She’s Banking On India’s Ancient Cures

Three years ago, Cookie Tello, a Miami banker, had a sciatic condition that stumped her doctors. A friend told her about Ayurvedic medicine, India’s 5,000-year-old art of healing. After some research, she decided to try it.

”The problem is that when I checked, there wasn’t a single Ayurveda center in South Florida,” she said.

No more. Tello recently opened Sai Ayurvedic College in Kendall, the culmination of a two-year quest in which Tello quit her banking career, earned a degree from a Seattle school and spent a month in India studying Ayurvedic’s holistic practices.

Hidden on the second floor of an industrial park-styled office building, the center is filled with Indian tapestries, bamboo clusters and soothing fountains.

Ayurveda, a combination of the Sanskit words ayur (life) and vedai (science or knowledge) uses herbs, massages, oils and specialized diets to detox the body.

”Most of our patients come to us after they have already exhausted every Western option, seen many doctors, and tried all types of pills and fixes,” says Aparna Bapat, one of the clinic’s two Ayurvedic specialists. “In Ayurveda, we believe that everything relates to our food, and we work through a mind-and-body connection so patients can make themselves healthier.”

Many people come in with anxiety or depression. ”By changes in the foods they eat, detoxifying their bodies and using herbs, I have seen people’s lives change significantly for the better,” says Bapat.

Not everyone is as convinced, however. The Aug. 27 issue of the Journal of the American Medical Association reported that 21 percent of 193 Indian and U.S.-made Ayurvedic herbal supplements bought online contained lead, mercury or arsenic. Earlier studies have raised similar concerns.
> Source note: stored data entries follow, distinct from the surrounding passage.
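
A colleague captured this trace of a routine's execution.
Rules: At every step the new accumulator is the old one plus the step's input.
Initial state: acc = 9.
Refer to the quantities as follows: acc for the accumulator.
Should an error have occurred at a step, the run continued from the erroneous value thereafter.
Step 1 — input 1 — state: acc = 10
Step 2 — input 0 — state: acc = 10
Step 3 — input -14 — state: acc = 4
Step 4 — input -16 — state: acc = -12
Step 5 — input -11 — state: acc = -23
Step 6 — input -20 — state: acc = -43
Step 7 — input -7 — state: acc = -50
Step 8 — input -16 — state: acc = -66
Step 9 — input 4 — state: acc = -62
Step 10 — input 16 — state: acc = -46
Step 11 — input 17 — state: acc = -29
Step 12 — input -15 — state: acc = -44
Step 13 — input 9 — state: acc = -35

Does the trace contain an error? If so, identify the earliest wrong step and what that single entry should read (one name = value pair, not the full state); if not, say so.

step 3, acc = -4

Recomputing the run from the initial state:
step 1: acc = 10
step 2: acc = 10
step 3: acc = -4
step 4: acc = -20
step 5: acc = -31
step 6: acc = -51
step 7: acc = -58
step 8: acc = -74
step 9: acc = -70
step 10: acc = -54
step 11: acc = -37
step 12: acc = -52
step 13: acc = -43
The first disagreement with the trace is at step 3, where the value should be acc = -4.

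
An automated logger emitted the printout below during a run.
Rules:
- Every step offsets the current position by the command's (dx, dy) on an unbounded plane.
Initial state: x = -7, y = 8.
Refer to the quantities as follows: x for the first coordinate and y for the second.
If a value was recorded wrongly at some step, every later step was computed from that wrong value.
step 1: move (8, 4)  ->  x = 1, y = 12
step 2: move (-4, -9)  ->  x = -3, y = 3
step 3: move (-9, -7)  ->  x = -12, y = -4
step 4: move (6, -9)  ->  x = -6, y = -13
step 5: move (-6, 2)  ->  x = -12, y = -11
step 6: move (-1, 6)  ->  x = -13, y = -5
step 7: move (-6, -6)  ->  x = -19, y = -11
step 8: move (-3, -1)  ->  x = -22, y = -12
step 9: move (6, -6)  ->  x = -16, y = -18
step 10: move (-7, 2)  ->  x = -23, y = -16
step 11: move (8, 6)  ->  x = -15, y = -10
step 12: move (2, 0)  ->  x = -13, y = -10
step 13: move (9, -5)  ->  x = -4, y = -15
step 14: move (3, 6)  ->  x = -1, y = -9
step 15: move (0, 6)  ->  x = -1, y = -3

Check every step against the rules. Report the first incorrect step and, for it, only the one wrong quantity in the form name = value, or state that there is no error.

no error

Recomputing the run from the initial state:
step 1: x = 1, y = 12
step 2: x = -3, y = 3
step 3: x = -12, y = -4
step 4: x = -6, y = -13
step 5: x = -12, y = -11
step 6: x = -13, y = -5
step 7: x = -19, y = -11
step 8: x = -22, y = -12
step 9: x = -16, y = -18
step 10: x = -23, y = -16
step 11: x = -15, y = -10
step 12: x = -13, y = -10
step 13: x = -4, y = -15
step 14: x = -1, y = -9
step 15: x = -1, y = -3
This matches the printout at every step.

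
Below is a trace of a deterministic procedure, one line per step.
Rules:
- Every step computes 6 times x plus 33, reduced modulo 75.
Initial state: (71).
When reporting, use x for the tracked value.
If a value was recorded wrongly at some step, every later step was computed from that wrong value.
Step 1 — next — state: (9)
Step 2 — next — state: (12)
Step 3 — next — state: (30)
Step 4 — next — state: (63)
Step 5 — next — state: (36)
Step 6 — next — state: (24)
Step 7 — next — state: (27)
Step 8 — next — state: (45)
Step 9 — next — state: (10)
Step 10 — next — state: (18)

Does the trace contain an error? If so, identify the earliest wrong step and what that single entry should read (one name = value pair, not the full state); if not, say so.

1. x = (6*71 + 33) mod 75 = 9 (exactly as logged)
2. x = (6*9 + 33) mod 75 = 12 (same as recorded)
3. x = (6*12 + 33) mod 75 = 30 (matches)
4. x = (6*30 + 33) mod 75 = 63 (exactly as logged)
5. x = (6*63 + 33) mod 75 = 36 (verified)
6. x = (6*36 + 33) mod 75 = 24 (confirmed correct)
7. x = (6*24 + 33) mod 75 = 27 (consistent with the trace)
8. x = (6*27 + 33) mod 75 = 45 (checks out)
9. x = (6*45 + 33) mod 75 = 3 (not what was recorded)
First incorrect step: 9; the correct value is x = 3.

step 9, x = 3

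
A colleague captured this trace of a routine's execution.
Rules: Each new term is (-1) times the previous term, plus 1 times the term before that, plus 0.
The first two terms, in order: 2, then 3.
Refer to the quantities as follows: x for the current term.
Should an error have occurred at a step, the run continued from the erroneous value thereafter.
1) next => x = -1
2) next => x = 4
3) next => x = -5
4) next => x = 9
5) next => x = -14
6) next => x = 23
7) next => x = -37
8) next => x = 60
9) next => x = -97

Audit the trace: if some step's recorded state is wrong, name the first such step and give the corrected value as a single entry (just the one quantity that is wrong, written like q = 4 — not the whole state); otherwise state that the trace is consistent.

no error

Recomputing the run from the initial state:
step 1: x = -1
step 2: x = 4
step 3: x = -5
step 4: x = 9
step 5: x = -14
step 6: x = 23
step 7: x = -37
step 8: x = 60
step 9: x = -97
This matches the trace at every step.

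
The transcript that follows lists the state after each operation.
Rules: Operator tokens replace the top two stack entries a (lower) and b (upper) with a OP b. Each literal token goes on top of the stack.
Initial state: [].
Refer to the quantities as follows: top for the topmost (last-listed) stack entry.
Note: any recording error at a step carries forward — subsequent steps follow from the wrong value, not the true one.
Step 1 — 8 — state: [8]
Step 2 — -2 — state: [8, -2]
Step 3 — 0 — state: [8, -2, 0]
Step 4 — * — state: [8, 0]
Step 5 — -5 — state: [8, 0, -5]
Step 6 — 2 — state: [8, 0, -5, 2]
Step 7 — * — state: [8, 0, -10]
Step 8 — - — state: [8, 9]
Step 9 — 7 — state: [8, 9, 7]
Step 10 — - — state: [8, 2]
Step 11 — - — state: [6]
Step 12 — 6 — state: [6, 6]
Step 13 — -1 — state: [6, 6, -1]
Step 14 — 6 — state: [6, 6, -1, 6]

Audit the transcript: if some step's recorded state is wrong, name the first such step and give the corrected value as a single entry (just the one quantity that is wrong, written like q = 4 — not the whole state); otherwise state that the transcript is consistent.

Recomputing the run from the initial state:
step 1: [8]
step 2: [8, -2]
step 3: [8, -2, 0]
step 4: [8, 0]
step 5: [8, 0, -5]
step 6: [8, 0, -5, 2]
step 7: [8, 0, -10]
step 8: [8, 10]
step 9: [8, 10, 7]
step 10: [8, 3]
step 11: [5]
step 12: [5, 6]
step 13: [5, 6, -1]
step 14: [5, 6, -1, 6]
The first disagreement with the transcript is at step 8, where the value should be top = 10.

step 8, top = 10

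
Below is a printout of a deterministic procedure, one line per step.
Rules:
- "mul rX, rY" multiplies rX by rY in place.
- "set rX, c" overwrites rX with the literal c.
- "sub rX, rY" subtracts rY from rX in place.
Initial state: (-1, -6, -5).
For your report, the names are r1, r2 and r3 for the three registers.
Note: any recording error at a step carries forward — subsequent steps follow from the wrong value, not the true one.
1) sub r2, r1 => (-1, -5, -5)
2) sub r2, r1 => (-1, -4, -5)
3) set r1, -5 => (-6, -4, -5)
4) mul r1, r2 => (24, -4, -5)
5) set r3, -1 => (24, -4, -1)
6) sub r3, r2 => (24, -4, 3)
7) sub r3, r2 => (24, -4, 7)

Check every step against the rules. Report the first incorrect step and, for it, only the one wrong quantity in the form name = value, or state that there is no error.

step 3, r1 = -5

Step 1: r2 = -6 - -1 = -5 — same as recorded.
Step 2: r2 = -5 - -1 = -4 — consistent with the printout.
Step 3: r1 = -5 — the recorded entry deviates here.
So the first discrepancy is step 3, where the right value is r1 = -5.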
The National Ayurvedic Medical Association, a trade group, offered a dual defense. It says the levels in those supplements were not as high as some other FDA-approved products, and that many of the products tested were traditional Ayurvedic herbs that intentionally contained those very metals.

Tello said Sai Ayurvedic avoids herbs that intentionally contain toxic metals, and uses only those that are NAMA-approved. (The FDA does not regulate herbs and supplements.)

And, in any case, herbs make up only a small portion of Sai Ayurvedic’s practice. The more than a dozen therapies offered revolve instead around massage and oils, ranging from a 15-minute herbally medicated steam treatment to remove impurities ($20) to a 21-day detox and cleansing regimen ($1,200). Unfortunately, insurance does not cover the costs.

I had two treatments. The first was the one-hour Abhayanga ($80), a deep massage meant to stimulate circulation and remove waste from the body. That was followed with Kati Basta, a 45-minute, $60 treatment, in which warm medicated oils are poured into a flour dough-ring that was literally built up on my lower back.

During both sessions, there was soft Indian music meant to balance my ”karmic” state. The dripping hot oil, while a strange sensation, did relieve the intensity of my own nagging sciatica problem.

At the end I was thoroughly relaxed. It only took a rush-hour drive home on I-95 to lose most of the benefit. But for a few hours, it was wonderful.

When I called a friend in New York and told her about Sai Ayurvedic, she seemed blasé. Evidently, there are dozens of listings in the Manhattan yellow pages offering Ayurvedic services.

So South Florida might be a little behind when it comes to this ancient Indian healing art, but for those of us who are proactive in taking charge of our health, we now have one more local alternative. About time.